What affect would a SQL job doing periodic fulls have on the backups taken through TDP SQL? The DBA's here sometimes take random backups of the database. I wasn't sure if this would have a negative affect on my backups.

Thanks
 
Because they are crazy and I can't physically stop them.
 
You may have a problem IF you take SQL log backups for sure, and maybe even full. I can't remember it all now but I had my problem documented for my own info later. You're not taking Log backups specifically, but a full backup backs up the logs to make the full backup consistent. We were not hurt by it because we never needed a production restore, but if we had, we could have potentially had a mess. You're in the same situation.

Example....
As I was using TSM TDP restoring to a point in time, using FULL + several LOGs, I would get the following error:

The log in this backup set begins at LSN 935366000000004700001, which is too recent to apply to the database. An earlier log backup that includes LSN 935360000000018300001 can be restored.

I tried a couple of databases with different points in time, and each time I would get the same error. Using TDP, if I only restored the FULL, no problems. An internet forum post regarding this error mentioned the possibility of a different process having done a transaction log backup between their planned log backups, and that that could create a "break" in the trans log sequence that was keeping their restore from being successful. They could restore some of the logs, but not all of them. In our case, the "other" process was the SQL backup.

Our situation was this.......we backup TDP FULL at 23:00, not doing the first subsequent TDP LOG backup until 07:00. But, in between, SQL LOG backup runs at 00:00 and again at 06:00 (and FULL at 01:40). This was causing the break in the sequence TDP is expecting, and the error we saw when restoring. TDP knows about the FULL it takes at 23:00 and the LOG it takes at 07:00, but isn't aware of the SQL LOG backup at 00:00 and 06:00, so the first log TDP takes at 07:00 is, as the error says when restoring, "too recent to apply to the database" because a prior one was taken not by TDP, but by SQL, which affects the sequence.

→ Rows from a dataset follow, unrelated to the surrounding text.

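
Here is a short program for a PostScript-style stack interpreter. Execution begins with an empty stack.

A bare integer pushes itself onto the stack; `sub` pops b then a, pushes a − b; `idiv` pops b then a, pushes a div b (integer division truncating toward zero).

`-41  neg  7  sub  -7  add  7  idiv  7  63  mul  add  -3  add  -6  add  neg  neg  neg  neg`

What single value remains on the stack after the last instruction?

435

-41  → -41
neg  → 41
7    → 41 7
sub  → 34
-7   → 34 -7
add  → 27
7    → 27 7
idiv → 3
7    → 3 7
63   → 3 7 63
mul  → 3 441
add  → 444
-3   → 444 -3
add  → 441
-6   → 441 -6
add  → 435
neg  → -435
neg  → 435
neg  → -435
neg  → 435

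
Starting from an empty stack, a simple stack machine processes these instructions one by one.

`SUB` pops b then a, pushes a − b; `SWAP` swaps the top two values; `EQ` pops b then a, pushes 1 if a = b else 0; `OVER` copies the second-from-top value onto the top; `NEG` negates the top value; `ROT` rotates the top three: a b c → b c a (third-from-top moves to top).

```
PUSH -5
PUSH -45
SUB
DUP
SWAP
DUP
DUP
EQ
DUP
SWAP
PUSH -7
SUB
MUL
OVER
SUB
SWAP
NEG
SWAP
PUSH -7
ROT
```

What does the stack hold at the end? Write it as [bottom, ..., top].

[40, -32, -7, -40]

PUSH -5  -> [-5]
PUSH -45 -> [-5, -45]
SUB      -> [40]
DUP      -> [40, 40]
SWAP     -> [40, 40]
DUP      -> [40, 40, 40]
DUP      -> [40, 40, 40, 40]
EQ       -> [40, 40, 1]
DUP      -> [40, 40, 1, 1]
SWAP     -> [40, 40, 1, 1]
PUSH -7  -> [40, 40, 1, 1, -7]
SUB      -> [40, 40, 1, 8]
MUL      -> [40, 40, 8]
OVER     -> [40, 40, 8, 40]
SUB      -> [40, 40, -32]
SWAP     -> [40, -32, 40]
NEG      -> [40, -32, -40]
SWAP     -> [40, -40, -32]
PUSH -7  -> [40, -40, -32, -7]
ROT      -> [40, -32, -7, -40]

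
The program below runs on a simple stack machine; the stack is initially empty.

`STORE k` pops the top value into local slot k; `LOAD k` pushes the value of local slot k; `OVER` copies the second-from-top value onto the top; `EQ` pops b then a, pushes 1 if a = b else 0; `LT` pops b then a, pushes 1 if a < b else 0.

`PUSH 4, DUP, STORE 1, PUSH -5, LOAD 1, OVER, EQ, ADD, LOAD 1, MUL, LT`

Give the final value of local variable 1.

PUSH 4   [4]
DUP      [4, 4]
STORE 1  [4]
PUSH -5  [4, -5]
LOAD 1   [4, -5, 4]
OVER     [4, -5, 4, -5]
EQ       [4, -5, 0]
ADD      [4, -5]
LOAD 1   [4, -5, 4]
MUL      [4, -20]
LT       [0]

4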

I can't remember now, or if I even tested at the time, if SQL FULL backup would cause the same problem. It's possible, because an SQL FULL backup, to be consistent, backs up transaction logs too, I think.

Moral is, though you are not using SQL to backup logs, test a FULL+LOGS restore, using TDP, and try applying logs from after the time of your SQL full backup.
 
What I was afraid of possibly happening is exactly what you described. My only suggestion to them was if they must take a separate full backup to do so within a few hours prior to my full backup.

Thank you for taking the time to reply.